Le problème avec l'électricité c'est que l'innovation technologique est extrêmement lente et que l'extension géographique des marchés est extrêmement lente. Donc c'est deux forces qui naturellement apportent de la concurrence sont très lentes dans le domaine de l'électricité. Voilà pourquoi une intervention publique de la part notamment des autorités de la concurrence et de la régulation est nécessaire pour apporter de la concurrence. La plupart du temps, il n'y a pas besoin que l'Etat aide à développer la concurrence. La concurrence se développe toute seule, mais dans le domaine de l'électricité, elle ne se développe pas toute seule ou alors très lentement, parce que l'innovation technologique est très lente. Les centrales nucléaires : certes, il y a de l'innovation technologique, on passe en troisième génération, mais cela va mettre quinze ans à se mettre en place et l'extension des marchés, pour qu'il y ait une concurrence sur l'électricité entre la France et l'Espagne, il faut créer des capacités de transport de l'électricité et vous mettez vingt-cinq ans à tirer une ligne au-dessus des Pyrénées parce que les gens n'en veulent pas.
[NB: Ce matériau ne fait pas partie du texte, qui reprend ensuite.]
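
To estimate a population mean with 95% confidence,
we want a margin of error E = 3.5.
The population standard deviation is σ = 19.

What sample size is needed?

z_0.025 = 1.960
n = (z×σ/E)² = (1.960×19/3.5)²
n = 113.2096
Round up: n = 114

Answer: n = 114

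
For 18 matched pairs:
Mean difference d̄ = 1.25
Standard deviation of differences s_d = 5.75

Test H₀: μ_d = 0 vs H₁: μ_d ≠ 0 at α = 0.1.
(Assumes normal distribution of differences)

Answer: t = 0.9223, fail to reject H₀

Derivation:
df = n - 1 = 17
SE = s_d/√n = 5.75/√18 = 1.3553
t = d̄/SE = 1.25/1.3553 = 0.9223
Critical value: t_{0.05,17} = ±1.740
p-value ≈ 0.3693
Decision: fail to reject H₀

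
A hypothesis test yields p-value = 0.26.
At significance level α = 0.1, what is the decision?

Compare p-value to α:
0.26 ≥ 0.1
Decision: fail to reject H₀

Answer: fail to reject H₀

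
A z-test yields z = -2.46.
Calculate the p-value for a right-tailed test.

For z = -2.46:
p = P(Z > -2.46) = 1 - Φ(-2.46) = 0.9931

Answer: p-value ≈ 0.9931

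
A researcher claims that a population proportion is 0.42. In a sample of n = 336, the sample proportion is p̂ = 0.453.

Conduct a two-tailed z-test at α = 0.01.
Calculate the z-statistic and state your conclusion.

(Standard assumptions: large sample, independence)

Answer: z = 1.2256, fail to reject H₀

Derivation:
H₀: p = 0.42, H₁: p ≠ 0.42
Standard error: SE = √(p₀(1-p₀)/n) = √(0.42×0.58/336) = 0.026926
z-statistic: z = (p̂ - p₀)/SE = (0.453 - 0.42)/0.026926 = 1.2256
Critical value: z_0.005 = ±2.576
p-value = 0.2203
Decision: fail to reject H₀ at α = 0.01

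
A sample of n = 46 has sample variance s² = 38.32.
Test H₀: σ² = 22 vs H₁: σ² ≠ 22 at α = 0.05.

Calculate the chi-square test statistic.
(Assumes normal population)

df = n - 1 = 45
χ² = (n-1)s²/σ₀² = 45×38.32/22 = 78.3818
Critical values: χ²_{0.975,45} = 28.366, χ²_{0.025,45} = 65.410
Rejection region: χ² < 28.366 or χ² > 65.410
Decision: reject H₀

Answer: χ² = 78.3818, reject H₀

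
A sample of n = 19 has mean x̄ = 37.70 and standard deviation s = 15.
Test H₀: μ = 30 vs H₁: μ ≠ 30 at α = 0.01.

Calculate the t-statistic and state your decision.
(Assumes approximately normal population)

Answer: t = 2.2376, fail to reject H₀

Derivation:
df = n - 1 = 18
SE = s/√n = 15/√19 = 3.4412
t = (x̄ - μ₀)/SE = (37.70 - 30)/3.4412 = 2.2376
Critical value: t_{0.005,18} = ±2.878
p-value ≈ 0.0381
Decision: fail to reject H₀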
Donc les facteurs naturels qui portent à la concurrence ne sont pas là dans l'électricité, ce qui fait qu'il y a un souci particulier dans ce domaine.
Pensez-vous à qu’un autre modèle pourrait convenir en vue du dégroupage des opérateurs énergétiques et satisferait mieux les exigences de concurrence et celles des Etats membres ?
Je pense que le débat est entre ISO et TISO et que le facteur clé pour opter pour une solution plutôt qu'une autre est "est-ce que le problème numéro 1, c'est la concurrence ou est-ce que le problème numéro 1, c'est la nécessité de régionaliser le transport ?". Il n'y a pas d'autre modèle.
Donc le choix se fera en fonction des besoins ?
Idéalement, il devrait se faire en fonction des besoins mais concrètement, il peut se faire en fonction des rapports de force et de marchandage dans les négociations entre la France, l'Allemagne, la Commission Européenne… Donc on peut tout à fait arriver à un mauvais choix.